Zoom in: As the naysayers worry about valuations, the bulls make their case.
- Nvidia has a "central and secure" role in the AI investment boom, Nancy Tengler, CEO and chief investment officer at Laffer Tengler Investments, writes in a note.
- The chip giant is expected to generate more than $70 billion in net income in 2025 and has multiyear capacity commitments as well as more demand than it can meet, indicating future upside.
- Hyperscaler cloud revenue is also expected to continue to rise heading into 2026 as more firms adopt AI, according to Citi analyst Atif Malik.
The other side: The bears are focused on several potential headwinds.
- The biggest customers of Nvidia are the hyperscalers that have been increasingly taking on debt to fund their lofty AI ambitions.
- Demand for Nvidia chips is strong, as tech companies fight to win the AI race. But what happens if they can't afford the battle anymore?

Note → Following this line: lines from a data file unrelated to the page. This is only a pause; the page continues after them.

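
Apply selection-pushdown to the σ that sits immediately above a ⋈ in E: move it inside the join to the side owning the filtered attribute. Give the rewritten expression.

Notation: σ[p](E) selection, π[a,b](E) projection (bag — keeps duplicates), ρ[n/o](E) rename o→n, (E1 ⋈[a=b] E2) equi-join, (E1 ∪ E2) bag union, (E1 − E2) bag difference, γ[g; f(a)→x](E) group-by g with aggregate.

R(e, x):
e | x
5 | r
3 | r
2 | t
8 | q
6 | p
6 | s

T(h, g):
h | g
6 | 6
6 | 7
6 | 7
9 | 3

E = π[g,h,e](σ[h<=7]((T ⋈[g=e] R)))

σ filters on h, owned by the left side.
E' = π[g,h,e]((σ[h<=7](T) ⋈[g=e] R))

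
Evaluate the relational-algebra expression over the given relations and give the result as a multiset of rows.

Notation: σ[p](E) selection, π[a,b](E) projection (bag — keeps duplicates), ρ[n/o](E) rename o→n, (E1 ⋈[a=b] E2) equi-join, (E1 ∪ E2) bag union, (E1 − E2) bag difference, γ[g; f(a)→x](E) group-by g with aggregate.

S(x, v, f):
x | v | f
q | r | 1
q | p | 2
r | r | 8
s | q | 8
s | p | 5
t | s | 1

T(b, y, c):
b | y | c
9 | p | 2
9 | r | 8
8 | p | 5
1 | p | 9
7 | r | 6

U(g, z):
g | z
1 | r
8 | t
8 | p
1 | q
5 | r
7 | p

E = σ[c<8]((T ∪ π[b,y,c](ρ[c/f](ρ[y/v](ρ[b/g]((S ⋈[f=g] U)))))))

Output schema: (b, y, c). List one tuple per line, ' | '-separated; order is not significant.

Per-node cardinality:
  T → 5
  S → 6
  U → 6
  (S ⋈[f=g] U) → 9
  ρ[b/g]((S ⋈[f=g] U)) → 9
  ρ[y/v](ρ[b/g]((S ⋈[f=g] U))) → 9
  ρ[c/f](ρ[y/v](ρ[b/g]((S ⋈[f=g] U)))) → 9
  π[b,y,c](ρ[c/f](ρ[y/v](ρ[b/g]((S ⋈[f=g] U))))) → 9
  (T ∪ π[b,y,c](ρ[c/f](ρ[y/v](ρ[b/g]((S ⋈[f=g] U)))))) → 14
  σ[c<8]((T ∪ π[b,y,c](ρ[c/f](ρ[y/v](ρ[b/g]((S ⋈[f=g] U))))))) → 8

== RESULT ==
b | y | c
1 | r | 1
1 | r | 1
1 | s | 1
1 | s | 1
5 | p | 5
7 | r | 6
8 | p | 5
9 | p | 2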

- At 31 times forward earnings, the share price of Nvidia isn't trading at dot-com bubble highs, which were closer to 40, but it keeps inching up.

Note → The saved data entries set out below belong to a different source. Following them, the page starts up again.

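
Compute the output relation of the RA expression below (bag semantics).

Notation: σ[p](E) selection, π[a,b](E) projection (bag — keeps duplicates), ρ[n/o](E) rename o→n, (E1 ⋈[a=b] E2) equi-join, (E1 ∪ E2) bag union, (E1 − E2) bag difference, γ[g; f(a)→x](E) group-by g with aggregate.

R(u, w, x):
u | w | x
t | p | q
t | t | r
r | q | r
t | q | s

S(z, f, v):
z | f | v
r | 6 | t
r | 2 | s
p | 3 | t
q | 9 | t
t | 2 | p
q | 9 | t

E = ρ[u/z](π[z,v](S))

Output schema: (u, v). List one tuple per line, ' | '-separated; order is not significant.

Subexpression sizes:
  S → 6
  π[z,v](S) → 6
  ρ[u/z](π[z,v](S)) → 6

== RESULT ==
u | v
p | t
q | t
q | t
r | s
r | t
t | p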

- There is U.S.-China relations, geopolitical concerns, the macro backdrop, questions about the role of retail pushing up stocks…We could go on.
State of play: Over 70 analysts have buy ratings on Nvidia and only one sell rating, per Bloomberg. Hedge fund managers paint a more bearish picture.
- Several hedge funds sold their stakes in Nvidia in the third quarter, including Peter Thiel's fund Thiel Macro LLC.
- Michael Burry of "The Big Short" fame disclosed a bearish bet on the stock before announcing his hedge fund retirement.
- A Bloomberg analysis of more than 900 13F filings from hedge funds found an even split of bullish and bearish positions on the chipmaker, indicating Wall Street is mixed on how to view and trade the stock.
Zoom in: Even if other companies start to take share from Nvidia, that's fine with the bulls, who see enough demand to go around.
- "AMD is starting to take some share from NVDA," according to Tengler. "We actually think a broadening out for the group is good for the market and good for the AI trade."
The bottom line: The 2026 outlook season on Wall Street is here, and so far, none of the major banks see an AI bubble in sight. But if people want to keep asking about it, that's no problem for them.
- They'll keep buying in the meantime.